Our learned friend Jeff E (or 'Jeffy,' to use Kevin's damnably memorable term) is steeped in the philosophical disciplines, so perhaps he can shed some light on all this nonsense. Perhaps, in fact, he can show how it isn't nonsense at all.

In the meantime (Jeff isn't always as chatty as we'd like him to be in our world-famous comments field ... although his 'I won't be (sea) cowed' has earned him an ample amount of slack), this sure as Hell looks like nonsense.

All of the 'ifs' in those quoted paragraphs collapse if they're so much as touched. The sheer number of religious presuppositions in this preposterous idea's premise defy quick calculation.

If the zombie has no 'sensory experience' of the three-dimensional world around it, why would it cry out in pain if knifed? Why would it appear to savor tea? How could it possibly handle the give and take of interpersonal chitchat?

The sense I get here is that the 'sizeable minority' of philosophers involved is constructing a hypothetical that's a whole lot more about zombies - the science fiction movie zombies - than it is about something bearing the hilariously tautological name 'physicalism.'

Of COURSE reality is wholly physical. Even if you're devoutly religious, you believe that. Your belief in whatever god you venerate doesn't preclude - in fact, it's entirely predicated upon - the INTERACTION between a wholly physical reality and something more or outside of it.
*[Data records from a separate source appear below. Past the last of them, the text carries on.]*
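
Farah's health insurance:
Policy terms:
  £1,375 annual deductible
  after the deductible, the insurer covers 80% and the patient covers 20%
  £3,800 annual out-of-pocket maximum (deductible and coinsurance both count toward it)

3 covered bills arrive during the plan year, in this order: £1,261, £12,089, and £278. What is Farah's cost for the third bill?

Claim 1 — £1,261: entire amount goes to the deductible. Patient pays £1,261; OOP now £1,261.
Claim 2 — £12,089: £114 to deductible, leaving £11,975; coinsurance £11,975 × 20% = £2,395. Patient owes £2,509 (running OOP £3,770).
Claim 3 — £278: deductible already satisfied, so patient's share is 20% × £278 = £55.60. Adding that to £3,770 gives £3,825.60, past the £3,800 cap; patient pays only £3,800 − £3,770 = £30.

£30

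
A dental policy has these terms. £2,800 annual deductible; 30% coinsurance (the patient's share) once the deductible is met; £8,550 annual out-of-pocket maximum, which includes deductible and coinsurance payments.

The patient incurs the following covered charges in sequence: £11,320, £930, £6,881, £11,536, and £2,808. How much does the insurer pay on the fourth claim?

Claim 1 (£11,320): £2,800 finishes the deductible; £8,520 goes to coinsurance; patient's 30% is £2,556. Patient pays £5,356; OOP now £5,356. Plan pays £11,320 − £5,356 = £5,964.
Claim 2 (£930): 30% coinsurance on £930 = £279. Cost to patient: £279. OOP to date £5,635. Insurer: £930 − £279 = £651.
Claim 3 (£6,881): 30% coinsurance on £6,881 = £2,064.30. Cost to patient: £2,064.30. OOP to date £7,699.30. Plan pays £6,881 − £2,064.30 = £4,816.70.
Claim 4 (£11,536): deductible already satisfied, so patient's share is 30% × £11,536 = £3,460.80. That would push OOP to £11,160.10, over the £8,550 cap, so patient pays £8,550 − £7,699.30 = £850.70. Plan pays £11,536 − £850.70 = £10,685.30.

£10,685.30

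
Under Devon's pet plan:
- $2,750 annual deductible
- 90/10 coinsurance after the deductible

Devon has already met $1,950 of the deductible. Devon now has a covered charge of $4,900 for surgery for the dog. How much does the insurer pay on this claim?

$1,950 of the $2,750 deductible is already met, leaving $800.
That leaves $4,900 − $800 = $4,100 for coinsurance.
Coinsurance: $4,100 × 10% = $410.
Owner responsibility: $800 + $410 = $1,210.
The insurer covers the remainder: $4,900 − $1,210 = $3,690.

$3,690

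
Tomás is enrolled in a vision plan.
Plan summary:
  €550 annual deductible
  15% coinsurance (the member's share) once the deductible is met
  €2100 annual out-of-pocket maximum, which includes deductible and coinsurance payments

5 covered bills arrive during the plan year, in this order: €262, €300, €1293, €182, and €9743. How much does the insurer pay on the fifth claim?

Claim 1 — €262: all of it applies to the deductible. Cost to member: €262. OOP to date €262. Insurer: €262 − €262 = €0.
Claim 2 — €300: €288 to deductible, leaving €12; coinsurance €12 × 15% = €1.80. Member pays €289.80; OOP now €551.80. Insurer: €300 − €289.80 = €10.20.
Claim 3 — €1293: deductible already satisfied, so member's share is 15% × €1293 = €193.95. Cost to member: €193.95. OOP to date €745.75. Plan pays €1293 − €193.95 = €1099.05.
Claim 4 — €182: deductible met; 15% of €182 = €27.30. Member pays €27.30; OOP now €773.05. Plan pays €182 − €27.30 = €154.70.
Claim 5 — €9743: deductible met; 15% of €9743 = €1461.45. OOP would hit €2234.50 > €2100, so the cap limits the member to €2100 − €773.05 = €1326.95. Insurer: €9743 − €1326.95 = €8416.05.

€8416.05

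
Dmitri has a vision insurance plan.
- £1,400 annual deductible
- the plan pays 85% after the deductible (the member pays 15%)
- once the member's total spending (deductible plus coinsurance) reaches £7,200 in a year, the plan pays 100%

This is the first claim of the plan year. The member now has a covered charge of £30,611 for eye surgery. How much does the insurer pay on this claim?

The full £1,400 deductible is still open; £1,400 of this bill applies to it.
After the £1,400 deductible portion, £30,611 − £1,400 = £29,211 is subject to coinsurance.
15% of £29,211 = £4,381.65 falls to the member.
So the member owes £1,400 + £4,381.65 = £5,781.65 before any cap.
Total out-of-pocket so far would be £0 + £5,781.65 = £5,781.65, below the £7,200 cap — no reduction.
The plan picks up £30,611 − £5,781.65 = £24,829.35.

£24,829.35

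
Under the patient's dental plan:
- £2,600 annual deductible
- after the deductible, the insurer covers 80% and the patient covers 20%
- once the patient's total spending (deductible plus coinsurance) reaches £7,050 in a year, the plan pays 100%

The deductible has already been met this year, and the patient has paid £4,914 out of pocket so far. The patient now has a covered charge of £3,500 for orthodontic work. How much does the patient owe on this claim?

The deductible is already satisfied, so the full bill goes to coinsurance.
Patient's 20% share of £3,500 is £700.
Total out-of-pocket so far would be £4,914 + £700 = £5,614, below the £7,050 cap — no reduction.

£700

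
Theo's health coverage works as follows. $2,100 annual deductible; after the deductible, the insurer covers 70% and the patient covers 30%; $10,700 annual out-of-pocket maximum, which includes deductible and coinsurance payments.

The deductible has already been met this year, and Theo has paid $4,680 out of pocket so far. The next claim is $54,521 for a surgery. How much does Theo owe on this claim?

With the deductible met, the entire $54,521 is subject to coinsurance.
30% of $54,521 = $16,356.30 falls to the patient.
Year-to-date out-of-pocket would reach $4,680 + $16,356.30 = $21,036.30, above the $10,700 maximum, so the patient pays only $10,700 − $4,680 = $6,020.

$6,020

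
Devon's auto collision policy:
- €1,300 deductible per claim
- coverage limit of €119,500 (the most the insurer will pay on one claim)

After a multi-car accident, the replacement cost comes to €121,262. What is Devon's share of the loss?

€1,762

Less the €1,300 deductible: €121,262 − €1,300 = €119,962.
The €119,500 per-incident cap binds; insurer pays €119,500.
The driver bears the rest of the original loss: €121,262 − €119,500 = €1,762.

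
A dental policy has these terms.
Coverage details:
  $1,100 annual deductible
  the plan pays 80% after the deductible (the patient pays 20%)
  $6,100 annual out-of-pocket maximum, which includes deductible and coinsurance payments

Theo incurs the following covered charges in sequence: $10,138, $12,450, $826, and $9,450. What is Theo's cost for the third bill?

#1 ($10,138): $1,100 finishes the deductible; $9,038 goes to coinsurance; patient's 20% is $1,807.60. Patient pays $2,907.60; OOP now $2,907.60.
#2 ($12,450): deductible already satisfied, so patient's share is 20% × $12,450 = $2,490. Cost to patient: $2,490. OOP to date $5,397.60.
#3 ($826): deductible met; 20% of $826 = $165.20. Patient pays $165.20; OOP now $5,562.80.

$165.20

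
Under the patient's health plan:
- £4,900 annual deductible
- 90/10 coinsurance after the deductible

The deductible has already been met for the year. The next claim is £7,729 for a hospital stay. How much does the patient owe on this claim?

£772.90

With the deductible met, the entire £7,729 is subject to coinsurance.
10% of £7,729 = £772.90 falls to the patient.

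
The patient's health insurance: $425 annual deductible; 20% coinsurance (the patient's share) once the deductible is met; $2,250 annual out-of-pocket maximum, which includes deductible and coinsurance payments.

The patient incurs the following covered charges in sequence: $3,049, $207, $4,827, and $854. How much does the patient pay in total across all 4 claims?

$2,127.40

Bill 1, $3,049: deductible takes $425, $2,624 remains; coinsurance $2,624 × 20% = $524.80. Cost to patient: $949.80. OOP to date $949.80.
Bill 2, $207: deductible already satisfied, so patient's share is 20% × $207 = $41.40. Patient owes $41.40 (running OOP $991.20).
Bill 3, $4,827: deductible met; 20% of $4,827 = $965.40. Cost to patient: $965.40. OOP to date $1,956.60.
Bill 4, $854: deductible already satisfied, so patient's share is 20% × $854 = $170.80. Cost to patient: $170.80. OOP to date $2,127.40.
Summing the patient's payments: $949.80 + $41.40 + $965.40 + $170.80 = $2,127.40.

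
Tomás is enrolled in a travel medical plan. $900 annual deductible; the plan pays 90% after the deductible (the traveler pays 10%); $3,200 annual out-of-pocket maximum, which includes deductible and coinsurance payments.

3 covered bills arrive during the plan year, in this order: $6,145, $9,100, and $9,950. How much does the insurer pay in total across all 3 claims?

Claim 1 — $6,145: $900 finishes the deductible; $5,245 goes to coinsurance; coinsurance $5,245 × 10% = $524.50. Cost to traveler: $1,424.50. OOP to date $1,424.50. Plan pays $6,145 − $1,424.50 = $4,720.50.
Claim 2 — $9,100: deductible met; 10% of $9,100 = $910. Traveler pays $910; OOP now $2,334.50. Plan pays $9,100 − $910 = $8,190.
Claim 3 — $9,950: deductible met; 10% of $9,950 = $995. Adding that to $2,334.50 gives $3,329.50, past the $3,200 cap; traveler pays only $3,200 − $2,334.50 = $865.50. Plan pays $9,950 − $865.50 = $9,084.50.
Insurer total = bills − traveler's total = $25,195 − $3,200 = $21,995.

$21,995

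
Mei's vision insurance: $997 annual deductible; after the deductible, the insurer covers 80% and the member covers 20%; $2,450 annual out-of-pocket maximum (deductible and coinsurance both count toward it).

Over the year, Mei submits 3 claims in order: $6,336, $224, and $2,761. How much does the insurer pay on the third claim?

$2,420.60

#1 ($6,336): deductible takes $997, $5,339 remains; member's 20% is $1,067.80. Member owes $2,064.80 (running OOP $2,064.80). Plan pays $6,336 − $2,064.80 = $4,271.20.
#2 ($224): 20% coinsurance on $224 = $44.80. Member owes $44.80 (running OOP $2,109.60). Plan pays $224 − $44.80 = $179.20.
#3 ($2,761): deductible already satisfied, so member's share is 20% × $2,761 = $552.20. That would push OOP to $2,661.80, over the $2,450 cap, so member pays $2,450 − $2,109.60 = $340.40. Insurer: $2,761 − $340.40 = $2,420.60.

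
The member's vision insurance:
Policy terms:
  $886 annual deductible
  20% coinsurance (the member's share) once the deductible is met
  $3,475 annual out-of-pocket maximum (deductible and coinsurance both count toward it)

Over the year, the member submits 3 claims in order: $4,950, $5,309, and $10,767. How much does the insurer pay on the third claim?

$10,052.60

Claim 1 ($4,950): $886 finishes the deductible; $4,064 goes to coinsurance; coinsurance $4,064 × 20% = $812.80. Member pays $1,698.80; OOP now $1,698.80. Insurer: $4,950 − $1,698.80 = $3,251.20.
Claim 2 ($5,309): 20% coinsurance on $5,309 = $1,061.80. Cost to member: $1,061.80. OOP to date $2,760.60. Plan pays $5,309 − $1,061.80 = $4,247.20.
Claim 3 ($10,767): 20% coinsurance on $10,767 = $2,153.40. That would push OOP to $4,914, over the $3,475 cap, so member pays $3,475 − $2,760.60 = $714.40. Insurer: $10,767 − $714.40 = $10,052.60.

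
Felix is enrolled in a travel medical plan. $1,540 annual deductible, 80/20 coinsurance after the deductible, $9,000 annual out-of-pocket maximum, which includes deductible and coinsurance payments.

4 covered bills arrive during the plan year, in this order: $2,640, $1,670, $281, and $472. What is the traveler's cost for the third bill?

$56.20

Claim 1 — $2,640: deductible takes $1,540, $1,100 remains; 20% of $1,100 = $220. Cost to traveler: $1,760. OOP to date $1,760.
Claim 2 — $1,670: deductible met; 20% of $1,670 = $334. Cost to traveler: $334. OOP to date $2,094.
Claim 3 — $281: deductible already satisfied, so traveler's share is 20% × $281 = $56.20. Traveler pays $56.20; OOP now $2,150.20.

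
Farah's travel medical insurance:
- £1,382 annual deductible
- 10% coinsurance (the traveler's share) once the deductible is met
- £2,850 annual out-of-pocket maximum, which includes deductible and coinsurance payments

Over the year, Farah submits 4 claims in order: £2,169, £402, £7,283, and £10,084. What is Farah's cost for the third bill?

£728.30

Claim 1 — £2,169: £1,382 to deductible, leaving £787; 10% of £787 = £78.70. Traveler owes £1,460.70 (running OOP £1,460.70).
Claim 2 — £402: 10% coinsurance on £402 = £40.20. Cost to traveler: £40.20. OOP to date £1,500.90.
Claim 3 — £7,283: deductible met; 10% of £7,283 = £728.30. Traveler owes £728.30 (running OOP £2,229.20).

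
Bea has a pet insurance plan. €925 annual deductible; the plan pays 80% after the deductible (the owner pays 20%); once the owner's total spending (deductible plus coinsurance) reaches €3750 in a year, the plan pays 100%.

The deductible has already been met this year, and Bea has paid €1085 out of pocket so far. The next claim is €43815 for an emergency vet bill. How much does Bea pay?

With the deductible met, the entire €43815 is subject to coinsurance.
20% of €43815 = €8763 falls to the owner.
Year-to-date out-of-pocket would reach €1085 + €8763 = €9848, above the €3750 maximum, so the owner pays only €3750 − €1085 = €2665.

€2665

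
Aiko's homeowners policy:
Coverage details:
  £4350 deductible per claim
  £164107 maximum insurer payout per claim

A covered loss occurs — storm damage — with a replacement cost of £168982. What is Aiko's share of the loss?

After the deductible, £168982 − £4350 = £164632 remains.
Since £164632 > £164107, the payout is capped at £164107.
Out of pocket: £168982 − £164107 = £4875.

£4875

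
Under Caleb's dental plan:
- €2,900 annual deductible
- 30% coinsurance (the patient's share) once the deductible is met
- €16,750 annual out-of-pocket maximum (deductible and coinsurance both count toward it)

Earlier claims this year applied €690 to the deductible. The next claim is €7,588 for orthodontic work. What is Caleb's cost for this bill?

Deductible still to meet: €2,900 − €690 = €2,210.
That leaves €7,588 − €2,210 = €5,378 for coinsurance.
30% of €5,378 = €1,613.40 falls to the patient.
That puts the patient's cost at €2,210 + €1,613.40 = €3,823.40 before any cap.
Year-to-date out-of-pocket becomes €690 + €3,823.40 = €4,513.40, still under the €16,750 maximum, so no cap applies.

€3,823.40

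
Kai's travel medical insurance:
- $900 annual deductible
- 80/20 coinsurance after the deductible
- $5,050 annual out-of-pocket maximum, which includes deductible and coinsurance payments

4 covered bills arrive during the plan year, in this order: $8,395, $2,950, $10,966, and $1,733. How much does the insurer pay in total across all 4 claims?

$18,994

Claim 1 — $8,395: deductible takes $900, $7,495 remains; traveler's 20% is $1,499. Cost to traveler: $2,399. OOP to date $2,399. Plan pays $8,395 − $2,399 = $5,996.
Claim 2 — $2,950: 20% coinsurance on $2,950 = $590. Traveler pays $590; OOP now $2,989. Plan pays $2,950 − $590 = $2,360.
Claim 3 — $10,966: deductible already satisfied, so traveler's share is 20% × $10,966 = $2,193.20. That would push OOP to $5,182.20, over the $5,050 cap, so traveler pays $5,050 − $2,989 = $2,061. Plan pays $10,966 − $2,061 = $8,905.
Claim 4 — $1,733: deductible already satisfied, so traveler's share is 20% × $1,733 = $346.60. Adding that to $5,050 gives $5,396.60, past the $5,050 cap; traveler pays only $5,050 − $5,050 = $0. Plan pays $1,733 − $0 = $1,733.
Insurer total: $5,996 + $2,360 + $8,905 + $1,733 = $18,994.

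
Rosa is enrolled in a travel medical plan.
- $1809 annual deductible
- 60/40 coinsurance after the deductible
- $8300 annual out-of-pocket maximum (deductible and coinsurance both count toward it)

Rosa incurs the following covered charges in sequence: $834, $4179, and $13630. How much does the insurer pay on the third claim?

Claim 1 ($834): fully absorbed by the deductible. Cost to traveler: $834. OOP to date $834. Plan pays $834 − $834 = $0.
Claim 2 ($4179): $975 to deductible, leaving $3204; traveler's 40% is $1281.60. Cost to traveler: $2256.60. OOP to date $3090.60. Insurer: $4179 − $2256.60 = $1922.40.
Claim 3 ($13630): deductible already satisfied, so traveler's share is 40% × $13630 = $5452. That would push OOP to $8542.60, over the $8300 cap, so traveler pays $8300 − $3090.60 = $5209.40. Insurer: $13630 − $5209.40 = $8420.60.

$8420.60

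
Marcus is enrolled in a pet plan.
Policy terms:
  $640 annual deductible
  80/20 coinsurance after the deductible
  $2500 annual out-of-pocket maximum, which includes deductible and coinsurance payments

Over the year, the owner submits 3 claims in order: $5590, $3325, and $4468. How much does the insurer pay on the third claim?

Bill 1, $5590: $640 to deductible, leaving $4950; owner's 20% is $990. Owner pays $1630; OOP now $1630. Plan pays $5590 − $1630 = $3960.
Bill 2, $3325: deductible met; 20% of $3325 = $665. Owner owes $665 (running OOP $2295). Plan pays $3325 − $665 = $2660.
Bill 3, $4468: deductible already satisfied, so owner's share is 20% × $4468 = $893.60. OOP would hit $3188.60 > $2500, so the cap limits the owner to $2500 − $2295 = $205. Insurer: $4468 − $205 = $4263.

$4263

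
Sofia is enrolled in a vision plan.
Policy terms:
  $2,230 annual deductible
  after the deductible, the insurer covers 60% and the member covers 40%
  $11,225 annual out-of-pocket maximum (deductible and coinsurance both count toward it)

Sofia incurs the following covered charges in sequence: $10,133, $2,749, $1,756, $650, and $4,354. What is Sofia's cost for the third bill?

$702.40

Claim 1 ($10,133): $2,230 finishes the deductible; $7,903 goes to coinsurance; 40% of $7,903 = $3,161.20. Cost to member: $5,391.20. OOP to date $5,391.20.
Claim 2 ($2,749): 40% coinsurance on $2,749 = $1,099.60. Cost to member: $1,099.60. OOP to date $6,490.80.
Claim 3 ($1,756): deductible already satisfied, so member's share is 40% × $1,756 = $702.40. Member owes $702.40 (running OOP $7,193.20).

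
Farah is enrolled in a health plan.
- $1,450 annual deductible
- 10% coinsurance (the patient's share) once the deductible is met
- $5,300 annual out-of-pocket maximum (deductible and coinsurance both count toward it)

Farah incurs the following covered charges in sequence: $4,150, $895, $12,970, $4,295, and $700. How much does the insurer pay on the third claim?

$11,673

Claim 1 ($4,150): $1,450 to deductible, leaving $2,700; 10% of $2,700 = $270. Cost to patient: $1,720. OOP to date $1,720. Insurer: $4,150 − $1,720 = $2,430.
Claim 2 ($895): deductible already satisfied, so patient's share is 10% × $895 = $89.50. Patient owes $89.50 (running OOP $1,809.50). Plan pays $895 − $89.50 = $805.50.
Claim 3 ($12,970): deductible already satisfied, so patient's share is 10% × $12,970 = $1,297. Patient owes $1,297 (running OOP $3,106.50). Plan pays $12,970 − $1,297 = $11,673.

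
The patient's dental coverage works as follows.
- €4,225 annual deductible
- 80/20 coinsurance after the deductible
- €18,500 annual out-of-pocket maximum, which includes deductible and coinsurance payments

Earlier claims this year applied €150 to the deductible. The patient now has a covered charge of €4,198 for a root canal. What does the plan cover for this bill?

€98.40

Remaining deductible: €4,225 − €150 = €4,075.
The remaining €123 (= €4,198 − €4,075) moves to coinsurance.
Coinsurance: €123 × 20% = €24.60.
Patient responsibility before any cap: €4,075 + €24.60 = €4,099.60.
Cumulative spending €150 + €4,099.60 = €4,249.60 stays under the €18,500 maximum.
The plan picks up €4,198 − €4,099.60 = €98.40.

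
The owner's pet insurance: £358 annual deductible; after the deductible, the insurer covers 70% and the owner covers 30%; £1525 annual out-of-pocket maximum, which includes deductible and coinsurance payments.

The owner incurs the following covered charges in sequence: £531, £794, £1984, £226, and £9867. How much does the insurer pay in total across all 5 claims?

Claim 1 — £531: £358 to deductible, leaving £173; coinsurance £173 × 30% = £51.90. Owner pays £409.90; OOP now £409.90. Plan pays £531 − £409.90 = £121.10.
Claim 2 — £794: deductible already satisfied, so owner's share is 30% × £794 = £238.20. Owner pays £238.20; OOP now £648.10. Plan pays £794 − £238.20 = £555.80.
Claim 3 — £1984: 30% coinsurance on £1984 = £595.20. Owner pays £595.20; OOP now £1243.30. Plan pays £1984 − £595.20 = £1388.80.
Claim 4 — £226: deductible met; 30% of £226 = £67.80. Owner pays £67.80; OOP now £1311.10. Insurer: £226 − £67.80 = £158.20.
Claim 5 — £9867: deductible already satisfied, so owner's share is 30% × £9867 = £2960.10. OOP would hit £4271.20 > £1525, so the cap limits the owner to £1525 − £1311.10 = £213.90. Plan pays £9867 − £213.90 = £9653.10.
Insurer total = bills − owner's total = £13402 − £1525 = £11877.

£11877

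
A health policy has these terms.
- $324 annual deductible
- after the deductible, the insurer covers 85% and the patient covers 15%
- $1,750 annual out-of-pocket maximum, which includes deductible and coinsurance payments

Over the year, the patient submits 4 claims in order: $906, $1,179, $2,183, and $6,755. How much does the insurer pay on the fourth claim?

$5,920.60

Claim 1 — $906: deductible takes $324, $582 remains; patient's 15% is $87.30. Patient owes $411.30 (running OOP $411.30). Plan pays $906 − $411.30 = $494.70.
Claim 2 — $1,179: deductible already satisfied, so patient's share is 15% × $1,179 = $176.85. Cost to patient: $176.85. OOP to date $588.15. Plan pays $1,179 − $176.85 = $1,002.15.
Claim 3 — $2,183: deductible already satisfied, so patient's share is 15% × $2,183 = $327.45. Patient pays $327.45; OOP now $915.60. Insurer: $2,183 − $327.45 = $1,855.55.
Claim 4 — $6,755: deductible already satisfied, so patient's share is 15% × $6,755 = $1,013.25. That would push OOP to $1,928.85, over the $1,750 cap, so patient pays $1,750 − $915.60 = $834.40. Plan pays $6,755 − $834.40 = $5,920.60.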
That's what religion IS, for cripes sake.

You don't cry out or seek to escape when knifed because you lack sensory experience of the three-dimensional world. You wouldn't dream of murmuring over a cuppa if you didn't actually experience the enjoyment of it - why would you? The only possible motive you'd have would be to carry an impression with some unnamed third party.

Here at Stevereads we have a lowly, unpaid intern whose skin doesn't work right - hasn't since a series of fevers damaged it (and, presumably, the parts of his brain beholden to it) when he was a small child. He can't feel pain or even pressure on his skin ... slam a stapler down on his hand, and he won't even know you did it unless he's watching while it happens. Tap his shoulder to get him out of your way and you'll tap the live-long day if you do nothing more.

Is he a zombie, according to this sizeable minority? The fact that he is and he isn't is entirely due to the gigantic sloppiness of the premising question. A person with no sensory experience of the three dimensional world wouldn't even flinch if you cut them with knife, much less scream and try to escape.

So what is this allegedly sizeable minority talking about, since they're obviously NOT talking about the kind of zombies they claim they ARE talking about?

Well, of course they're talking about the SOUL. The soul is the conception that can supersede physical reality. It's only the IDEA of the soul - only the subscribing to such an idea a priori - that can justify even talking about what it would be like not to have one (or more specifically, what it would be like if God hadn't given you one).

Speaking for all of us here at Stevereads (and always holding out hope that a patient Jeffy can somehow show us the error of our ways), we venture to say we liked it better when philosophers were the ENEMIES of religion. Sigh.